BY JULIE MANGANIS
---- — SALEM — Two months after a bouncer pleaded not guilty to charges that he threw a patron to the floor of a downtown bar, leaving him with a skull fracture, the patron pleaded not guilty yesterday to a charge that he elbowed the bouncer first.
Amid sharply conflicting accounts of just what happened inside Tavern in the Square on May 4, a judge yesterday ordered Zachary Brown, 23, of Peabody to stay away from bouncer Nicholas Quartarone, 19, of Beverly, while his charge, assault and battery, is pending.
In June, Quartarone, who is charged with aggravated assault and battery, was ordered to stay away from Brown.
At stake is not only the immediate futures of both young men, but the liquor license of the downtown Salem restaurant. Last month, the Salem Licensing Board voted to suspend Tavern in the Square’s liquor license for five days, with two days to be served, but then agreed to hold off on enforcing the suspension pending the outcome of the criminal cases.
Salem police, who filed the aggravated assault and battery charge against Quartarone, concluded that he had thrown Brown to the floor, fracturing his skull and leaving him with other injuries, following a verbal confrontation.

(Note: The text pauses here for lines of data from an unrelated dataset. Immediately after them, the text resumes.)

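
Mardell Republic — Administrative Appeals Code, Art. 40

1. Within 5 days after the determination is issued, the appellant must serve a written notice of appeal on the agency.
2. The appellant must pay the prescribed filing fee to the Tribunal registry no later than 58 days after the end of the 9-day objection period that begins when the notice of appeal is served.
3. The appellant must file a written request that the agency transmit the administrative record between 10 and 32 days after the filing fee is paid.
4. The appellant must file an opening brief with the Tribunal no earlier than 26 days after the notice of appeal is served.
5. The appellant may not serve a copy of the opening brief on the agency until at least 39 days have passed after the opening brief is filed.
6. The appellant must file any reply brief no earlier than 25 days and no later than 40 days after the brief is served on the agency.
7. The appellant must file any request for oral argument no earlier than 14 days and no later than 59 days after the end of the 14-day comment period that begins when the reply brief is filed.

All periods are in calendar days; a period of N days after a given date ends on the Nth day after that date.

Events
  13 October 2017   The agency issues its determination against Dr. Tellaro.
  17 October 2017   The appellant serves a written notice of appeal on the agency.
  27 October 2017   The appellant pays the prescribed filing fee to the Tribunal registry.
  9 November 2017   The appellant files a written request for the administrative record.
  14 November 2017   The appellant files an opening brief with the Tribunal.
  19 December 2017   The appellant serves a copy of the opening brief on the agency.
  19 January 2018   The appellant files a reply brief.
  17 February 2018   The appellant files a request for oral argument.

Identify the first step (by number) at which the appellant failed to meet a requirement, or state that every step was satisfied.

Step 5

Step 1 — counting 5 days from 13 October 2017 (when the determination is issued) gives a deadline of 18 October 2017; 17 October 2017 is within that limit.
Step 2 — counting 58 days from 26 October 2017 (end of the 9-day objection period, which began when the notice of appeal is served on 17 October 2017) gives a deadline of 23 December 2017; 27 October 2017 is within that limit.
Step 3 — 10 and 32 days from 27 October 2017 (when the filing fee is paid) are 6 November 2017 and 28 November 2017 respectively; done 9 November 2017 — within the window.
Step 4 — must wait 26 days from 17 October 2017 (when the notice of appeal is served), so not before 12 November 2017; 14 November 2017 is on or after that date.
Step 5 — must wait 39 days from 14 November 2017 (when the opening brief is filed), so not before 23 December 2017; done 19 December 2017 — 4 days too early.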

But Quartarone disputes that. In a statement that the restaurant’s manager took from him and turned over to police, Quartarone allegedly said he “put the kid down” in self-defense after Brown elbowed him instead of moving along, as Quartarone had asked.
Quartarone and his attorney, Kevin James, later filed a civilian-signed complaint against Brown, which, after a hearing, resulted in the assault and battery charges being issued and Brown’s arraignment yesterday.
Following Brown’s arraignment, both sides discussed pretrial motions in the case, and prosecutor Lynsey Legier filed a motion seeking access to Brown’s medical records.
Brown’s lawyer, Paul Colella, told the judge several times that he has no objection to providing those records to the district attorney or to Quartarone’s attorney, James.
James, who filed a similar motion seeking the records of Brown, told Judge Matthew Machera he’s concerned that he won’t receive all of the records, however, unless there is a court order.
Brown’s attorney disputed that.
“We would produce those medical records gladly,” Colella said outside court, “to show how serious his injuries were.”
Colella said Brown, who is also pursuing a civil action against the bar, still suffers from hearing loss as a result of being slammed to the floor.
Asked his reaction to the complaint filed by Quartarone against his client, Colella said, “They’re doing what they have to do.”
Outside court, James, asked for comment, responded with a written statement in which he said Quartarone “maintains the position that it was Mr. Brown who assaulted him first. Mr. Quartarone was merely protecting himself and others from Mr. Brown, who has a known history for altercations at the Tavern. Further, it’s Mr. Quartarone’s position that Mr. Brown’s injuries were the result of being assaulted by someone else during the melee that ensued from Mr. Brown’s violent behavior.”
A pretrial hearing is scheduled for Oct. 17.